Ireland’s Ibec says ‘Why Reinvent the Wheel?’ with Sovereign Debt Fund

"Irish Economist Cautions Against Minister's Plan to Bring Back Sovereign Wealth Fund, Argues Existing Fund Already Sufficient"

Ibec chief economist Gerard Brady has expressed caution over Minister for Finance Michael McGrath’s plan to reintroduce a formal sovereign wealth fund, stating that it may simply replicate what is already in place. Ireland already has a sovereign wealth fund in the form of the Irish Strategic Investment Fund (ISIF), which currently has around €9bn in assets, and it invests these assets and generates a return. Mr Brady argued that there is no need to reinvent the wheel, and that another portfolio could be added to an already established sovereign wealth manager of national funds.

The proposed new rainy day fund is similar to the National Pension Reserve Fund, which was raided during the financial crash, with the remaining amount repurposed in ISIF. Mr McGrath has maintained that the proposed new fund has a different mandate to ISIF, as the investment will be in areas such as housing and green transition. While Mr Brady said that he would consider any possible relationship between ISIF and the proposed new fund, he acknowledged that it does have a different mandate.

Mr Brady made his comments following the publication of a Department of Finance paper titled Future-proofing the Public Finances, which officially proposed the establishment of a new wealth fund to cushion Ireland’s economy from “serious fiscal challenges on the horizon”. According to the report, if the government decides to put €90bn into the fund by the end of 2030, it would return €111bn under the “more favourable real-return scenario”. If that money is then reinvested, returns could reach €142bn by 2035.

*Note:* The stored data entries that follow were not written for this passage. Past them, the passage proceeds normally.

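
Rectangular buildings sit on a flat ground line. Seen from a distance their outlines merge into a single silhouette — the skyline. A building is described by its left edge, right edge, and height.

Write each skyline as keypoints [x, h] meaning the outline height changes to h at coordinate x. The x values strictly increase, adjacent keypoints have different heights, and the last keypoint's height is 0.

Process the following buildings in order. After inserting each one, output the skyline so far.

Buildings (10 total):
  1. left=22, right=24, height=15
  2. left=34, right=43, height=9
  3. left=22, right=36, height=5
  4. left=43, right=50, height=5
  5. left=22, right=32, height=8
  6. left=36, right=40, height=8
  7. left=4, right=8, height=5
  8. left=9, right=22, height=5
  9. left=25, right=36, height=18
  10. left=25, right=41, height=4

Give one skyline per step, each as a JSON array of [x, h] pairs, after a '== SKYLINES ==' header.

== SKYLINES ==
[[22,15],[24,0]]
[[22,15],[24,0],[34,9],[43,0]]
[[22,15],[24,5],[34,9],[43,0]]
[[22,15],[24,5],[34,9],[43,5],[50,0]]
[[22,15],[24,8],[32,5],[34,9],[43,5],[50,0]]
[[22,15],[24,8],[32,5],[34,9],[43,5],[50,0]]
[[4,5],[8,0],[22,15],[24,8],[32,5],[34,9],[43,5],[50,0]]
[[4,5],[8,0],[9,5],[22,15],[24,8],[32,5],[34,9],[43,5],[50,0]]
[[4,5],[8,0],[9,5],[22,15],[24,8],[25,18],[36,9],[43,5],[50,0]]
[[4,5],[8,0],[9,5],[22,15],[24,8],[25,18],[36,9],[43,5],[50,0]]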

Mr McGrath has stated that the wealth fund will be capitalised by windfall taxes and some fraction of any future budgetary surplus. He added that Ireland’s “public finances are currently in a sweet-spot” but, “digging below the surface, however, it is clear that fiscal vulnerabilities are building up”. These vulnerabilities include significant costs associated with financing an ageing population and a high concentration of corporation tax receipts. The Department estimates that windfall corporation tax receipts will be in the region of €12bn this year.